The final iteration of Urban Mind engages users by asking them how they feel about their urban environment three time a day, over a two-week period and prompts participants through push notifications. It is a “big ask” to try and get so much information from people, Rice says, but the team has achieved it through an improved user experience, incentivisation and “adding a bit of joy” to the process.

Initial questions establish whether the user is inside or outside, and then the app goes on to ask about the environment, asking things like “Do you see nature or plants?”; “Do you see boarded-up buildings?”; “How would you describe your neighbourhood?”; and “Does the air feel clean?” Then, it goes on to ask participants how they’re feeling in that moment.

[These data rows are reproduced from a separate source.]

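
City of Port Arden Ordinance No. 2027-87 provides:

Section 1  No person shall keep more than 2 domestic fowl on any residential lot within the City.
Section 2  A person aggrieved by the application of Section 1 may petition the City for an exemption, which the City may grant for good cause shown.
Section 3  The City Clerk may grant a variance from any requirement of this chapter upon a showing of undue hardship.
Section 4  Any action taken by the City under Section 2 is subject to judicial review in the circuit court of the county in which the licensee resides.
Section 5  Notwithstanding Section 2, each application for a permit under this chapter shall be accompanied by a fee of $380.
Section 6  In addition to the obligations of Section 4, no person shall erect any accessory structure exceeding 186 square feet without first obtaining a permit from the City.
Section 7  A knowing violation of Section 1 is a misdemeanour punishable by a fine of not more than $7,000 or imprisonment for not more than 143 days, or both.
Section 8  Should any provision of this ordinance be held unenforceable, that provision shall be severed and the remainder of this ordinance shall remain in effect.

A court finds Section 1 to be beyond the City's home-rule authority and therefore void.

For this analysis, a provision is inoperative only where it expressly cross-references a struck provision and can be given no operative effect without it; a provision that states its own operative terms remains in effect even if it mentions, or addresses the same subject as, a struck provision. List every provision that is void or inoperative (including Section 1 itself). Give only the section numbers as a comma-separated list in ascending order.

1, 2, 4, 7

Section 1 is struck. Section 2 operates only by reference to Section 1, so it falls with Section 1. Section 7 operates only by reference to Section 1, so it falls with Section 1. Section 4 has no operative effect of its own apart from Section 2 and is therefore inoperative. Section 5 mentions Section 2 but its own obligation stands independently of Section 2, so Section 5 is not affected. Section 6 mentions Section 4 but its own obligation stands independently of Section 4, so Section 6 is not affected. Under the severability clause in Section 8, the remaining provisions continue in force. Section 3, Section 5, Section 6, and Section 8 remain in effect.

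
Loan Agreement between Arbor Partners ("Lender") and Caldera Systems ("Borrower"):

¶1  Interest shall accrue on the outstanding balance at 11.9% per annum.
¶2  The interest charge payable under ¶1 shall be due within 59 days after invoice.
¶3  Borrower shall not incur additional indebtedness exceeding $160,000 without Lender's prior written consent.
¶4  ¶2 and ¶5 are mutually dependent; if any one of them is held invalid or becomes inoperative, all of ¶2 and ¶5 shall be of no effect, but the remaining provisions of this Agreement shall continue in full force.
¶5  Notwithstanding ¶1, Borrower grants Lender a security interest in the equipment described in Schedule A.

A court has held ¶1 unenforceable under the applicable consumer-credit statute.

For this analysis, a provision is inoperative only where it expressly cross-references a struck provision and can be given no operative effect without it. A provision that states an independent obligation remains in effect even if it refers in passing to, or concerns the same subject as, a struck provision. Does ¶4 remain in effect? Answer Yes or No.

Yes

¶1 is struck. ¶2 has no operative effect of its own apart from ¶1 and is therefore inoperative. ¶4 declares ¶2 and ¶5 mutually dependent; since one of them has fallen, all of them are of no effect. That brings down ¶5 as well. The remainder continues in force under ¶4. The provisions still in force are ¶3 and ¶4. ¶4 is among the surviving provisions, so the answer is yes.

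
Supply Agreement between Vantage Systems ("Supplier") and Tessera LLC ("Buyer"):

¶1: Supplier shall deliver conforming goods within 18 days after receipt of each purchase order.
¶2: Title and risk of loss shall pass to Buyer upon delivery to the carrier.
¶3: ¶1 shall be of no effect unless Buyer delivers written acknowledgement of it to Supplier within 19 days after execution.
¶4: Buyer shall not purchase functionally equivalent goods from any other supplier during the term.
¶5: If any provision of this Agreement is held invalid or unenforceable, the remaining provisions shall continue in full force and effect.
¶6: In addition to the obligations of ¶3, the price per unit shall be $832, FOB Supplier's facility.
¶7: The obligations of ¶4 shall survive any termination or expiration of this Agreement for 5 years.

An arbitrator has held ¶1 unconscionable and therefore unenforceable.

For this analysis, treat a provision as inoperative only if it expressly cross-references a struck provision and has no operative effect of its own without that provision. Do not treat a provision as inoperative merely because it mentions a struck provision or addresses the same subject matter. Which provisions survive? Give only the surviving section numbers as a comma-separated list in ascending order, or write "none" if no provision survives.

¶1 is struck. ¶3 has no operative effect of its own apart from ¶1 and is therefore inoperative. ¶6 mentions ¶3 but its own obligation stands independently of ¶3, so ¶6 is not affected. Under the severability clause in ¶5, the remaining provisions continue in force. That leaves ¶2, ¶4, ¶5, ¶6, and ¶7 in effect.

2, 4, 5, 6, 7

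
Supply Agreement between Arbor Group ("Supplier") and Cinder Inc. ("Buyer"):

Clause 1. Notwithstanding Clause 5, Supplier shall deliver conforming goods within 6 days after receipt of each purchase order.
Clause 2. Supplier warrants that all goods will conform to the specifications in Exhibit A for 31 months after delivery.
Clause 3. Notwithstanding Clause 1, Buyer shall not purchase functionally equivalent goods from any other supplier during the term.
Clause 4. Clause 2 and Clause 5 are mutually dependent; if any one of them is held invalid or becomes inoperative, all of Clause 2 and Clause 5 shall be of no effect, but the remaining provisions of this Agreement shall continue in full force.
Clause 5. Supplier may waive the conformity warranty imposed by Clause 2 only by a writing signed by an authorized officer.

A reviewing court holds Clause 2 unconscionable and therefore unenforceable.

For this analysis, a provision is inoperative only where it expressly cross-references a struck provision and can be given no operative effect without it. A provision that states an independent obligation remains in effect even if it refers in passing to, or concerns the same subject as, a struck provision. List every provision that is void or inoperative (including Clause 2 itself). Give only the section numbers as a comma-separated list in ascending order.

2, 5

Clause 2 is struck. The only function of Clause 5 is the waiver condition for Clause 2, so it cannot stand once Clause 2 is removed. Clause 1 mentions Clause 5 but its own obligation stands independently of Clause 5, so Clause 1 is not affected. Clause 4 declares Clause 2 and Clause 5 mutually dependent; since one of them has fallen, all of them are of no effect. The remainder continues in force under Clause 4. The provisions still in force are Clause 1, Clause 3, and Clause 4.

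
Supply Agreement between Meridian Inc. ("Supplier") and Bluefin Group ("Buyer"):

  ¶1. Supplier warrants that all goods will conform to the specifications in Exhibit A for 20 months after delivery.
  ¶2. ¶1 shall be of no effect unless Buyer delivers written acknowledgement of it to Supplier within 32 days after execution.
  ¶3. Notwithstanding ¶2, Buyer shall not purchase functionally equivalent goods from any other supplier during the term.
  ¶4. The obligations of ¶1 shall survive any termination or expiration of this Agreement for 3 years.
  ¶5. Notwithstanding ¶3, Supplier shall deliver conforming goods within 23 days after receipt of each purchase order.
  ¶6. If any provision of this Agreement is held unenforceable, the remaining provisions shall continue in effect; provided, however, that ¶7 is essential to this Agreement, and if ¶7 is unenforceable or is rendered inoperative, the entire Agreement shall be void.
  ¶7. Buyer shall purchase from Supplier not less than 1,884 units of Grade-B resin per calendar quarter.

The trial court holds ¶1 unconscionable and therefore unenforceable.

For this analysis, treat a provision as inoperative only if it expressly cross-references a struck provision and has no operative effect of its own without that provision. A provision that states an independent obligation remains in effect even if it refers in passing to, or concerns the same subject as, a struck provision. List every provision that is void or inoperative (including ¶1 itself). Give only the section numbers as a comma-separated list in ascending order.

1, 2, 4

¶1 is struck. The only function of ¶2 is the acknowledgement condition for ¶1, so it cannot stand once ¶1 is removed. ¶4 has no operative effect of its own apart from ¶1 and is therefore inoperative. ¶3 mentions ¶2 but its own obligation stands independently of ¶2, so ¶3 is not affected. ¶6 makes ¶7 an essential term, but ¶7 is unaffected, so the severability proviso in ¶6 preserves the remaining provisions. The provisions still in force are ¶3, ¶5, ¶6, and ¶7.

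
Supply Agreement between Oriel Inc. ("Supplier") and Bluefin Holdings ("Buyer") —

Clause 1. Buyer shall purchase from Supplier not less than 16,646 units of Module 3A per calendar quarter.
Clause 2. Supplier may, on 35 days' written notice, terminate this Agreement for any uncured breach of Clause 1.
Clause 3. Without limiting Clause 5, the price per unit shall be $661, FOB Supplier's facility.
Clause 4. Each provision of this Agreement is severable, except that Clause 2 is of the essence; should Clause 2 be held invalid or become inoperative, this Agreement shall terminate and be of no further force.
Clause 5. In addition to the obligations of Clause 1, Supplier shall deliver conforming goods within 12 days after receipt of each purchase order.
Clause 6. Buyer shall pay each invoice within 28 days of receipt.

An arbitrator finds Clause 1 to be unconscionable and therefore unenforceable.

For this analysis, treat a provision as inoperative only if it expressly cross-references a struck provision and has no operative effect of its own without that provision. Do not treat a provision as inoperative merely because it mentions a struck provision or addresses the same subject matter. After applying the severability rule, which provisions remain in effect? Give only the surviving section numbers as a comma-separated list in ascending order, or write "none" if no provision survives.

none

Clause 1 is struck. The only function of Clause 2 is the termination right for breach of Clause 1, so it cannot stand once Clause 1 is removed. Clause 4 makes Clause 2 an essential term, and Clause 2 has been rendered inoperative by the cascade; under Clause 4, the entire Agreement is therefore void. No provision of the Agreement survives.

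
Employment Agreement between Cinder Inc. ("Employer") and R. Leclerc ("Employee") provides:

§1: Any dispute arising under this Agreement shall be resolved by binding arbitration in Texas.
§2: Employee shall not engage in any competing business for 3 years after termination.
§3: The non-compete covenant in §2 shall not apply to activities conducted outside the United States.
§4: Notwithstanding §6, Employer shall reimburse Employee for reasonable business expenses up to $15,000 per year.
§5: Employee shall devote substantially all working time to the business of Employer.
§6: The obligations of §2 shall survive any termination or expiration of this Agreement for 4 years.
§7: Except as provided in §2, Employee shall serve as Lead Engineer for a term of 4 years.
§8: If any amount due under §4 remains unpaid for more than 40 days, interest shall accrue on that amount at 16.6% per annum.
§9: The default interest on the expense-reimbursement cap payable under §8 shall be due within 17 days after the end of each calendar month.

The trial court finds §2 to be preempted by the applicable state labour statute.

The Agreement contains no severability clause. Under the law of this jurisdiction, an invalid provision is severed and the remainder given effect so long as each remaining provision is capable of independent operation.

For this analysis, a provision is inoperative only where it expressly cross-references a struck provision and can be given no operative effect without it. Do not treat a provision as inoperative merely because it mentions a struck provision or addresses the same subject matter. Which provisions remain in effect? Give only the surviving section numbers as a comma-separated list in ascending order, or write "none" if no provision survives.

1, 4, 5, 7, 8, 9

§2 is struck. §3 has no operative effect of its own apart from §2 and is therefore inoperative. The only function of §6 is the survival period for §2, so it cannot stand once §2 is removed. §4 mentions §6 but its own obligation stands independently of §6, so §4 is not affected. §7 mentions §2 but its own obligation stands independently of §2, so §7 is not affected. With no severability clause, the stated default rule severs what cannot stand and enforces each remaining provision that can operate on its own. That leaves §1, §4, §5, §7, §8, and §9 in effect.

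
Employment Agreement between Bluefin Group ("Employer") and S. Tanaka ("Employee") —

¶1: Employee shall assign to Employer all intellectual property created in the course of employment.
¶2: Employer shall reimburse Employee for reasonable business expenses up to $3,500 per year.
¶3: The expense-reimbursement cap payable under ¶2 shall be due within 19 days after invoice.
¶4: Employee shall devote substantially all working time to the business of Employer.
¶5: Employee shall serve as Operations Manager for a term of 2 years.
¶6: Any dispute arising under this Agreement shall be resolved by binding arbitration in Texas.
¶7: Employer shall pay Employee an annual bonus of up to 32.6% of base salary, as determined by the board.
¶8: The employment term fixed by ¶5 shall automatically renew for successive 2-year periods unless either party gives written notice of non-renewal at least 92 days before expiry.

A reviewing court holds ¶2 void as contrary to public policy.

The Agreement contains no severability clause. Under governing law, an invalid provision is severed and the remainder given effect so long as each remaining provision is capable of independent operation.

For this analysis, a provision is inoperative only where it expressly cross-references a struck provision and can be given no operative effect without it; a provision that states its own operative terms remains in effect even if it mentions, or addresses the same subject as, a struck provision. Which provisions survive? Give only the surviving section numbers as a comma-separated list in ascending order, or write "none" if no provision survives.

¶2 is struck. The whole of ¶3 is the payment deadline for the expense-reimbursement cap, defined by reference to ¶2, so ¶3 cannot stand once ¶2 is removed. With no severability clause, the stated default rule severs what cannot stand and enforces each remaining provision that can operate on its own. That leaves ¶1, ¶4, ¶5, ¶6, ¶7, and ¶8 in effect.

1, 4, 5, 6, 7, 8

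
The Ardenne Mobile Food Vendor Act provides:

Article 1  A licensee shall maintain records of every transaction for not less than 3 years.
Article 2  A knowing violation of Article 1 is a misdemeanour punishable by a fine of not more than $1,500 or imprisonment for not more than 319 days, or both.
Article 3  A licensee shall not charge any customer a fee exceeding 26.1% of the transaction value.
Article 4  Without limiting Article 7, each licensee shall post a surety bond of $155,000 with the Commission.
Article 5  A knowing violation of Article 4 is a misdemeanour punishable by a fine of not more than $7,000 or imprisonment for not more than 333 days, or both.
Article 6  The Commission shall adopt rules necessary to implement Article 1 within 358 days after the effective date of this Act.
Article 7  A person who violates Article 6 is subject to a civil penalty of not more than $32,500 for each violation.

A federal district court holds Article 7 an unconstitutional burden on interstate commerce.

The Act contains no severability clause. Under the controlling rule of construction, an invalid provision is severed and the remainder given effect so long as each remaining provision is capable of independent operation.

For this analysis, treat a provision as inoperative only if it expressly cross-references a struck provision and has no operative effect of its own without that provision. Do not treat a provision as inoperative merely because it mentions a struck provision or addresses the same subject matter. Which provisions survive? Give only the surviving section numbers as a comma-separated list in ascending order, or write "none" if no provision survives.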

The personal and visual elements of the app are key, Rice explains.

“The visual diary is created from an illustration system that visualises the link between mood and environment — indoor and outdoor environments are overlaid with ’emotion shapes’ and pollution levels to represent individual assessments,” he says. “The system can generate up to 20,000 illustration different combinations.”

Additionally, to engage people with their own data personal reports are available for users to access from day one, rather than day 14, as was the case with the original version of the app.

“Inform the design of urban areas that make people happier”

The data collected by Urban Mind will be used to examine how living in urban areas affects our mental wellbeing. Investigations by King’s College London so far suggest that being exposed to nature is very beneficial in both the immediate and long-term.

“This global study of how different urban environments affect our mental well-being will equip city planners with the data and knowledge they need to inform the design of urban areas that make people happier and more relaxed,” says Rice.

Once it is rolled out globally, the app will aim to provide this insight for urban areas around the world.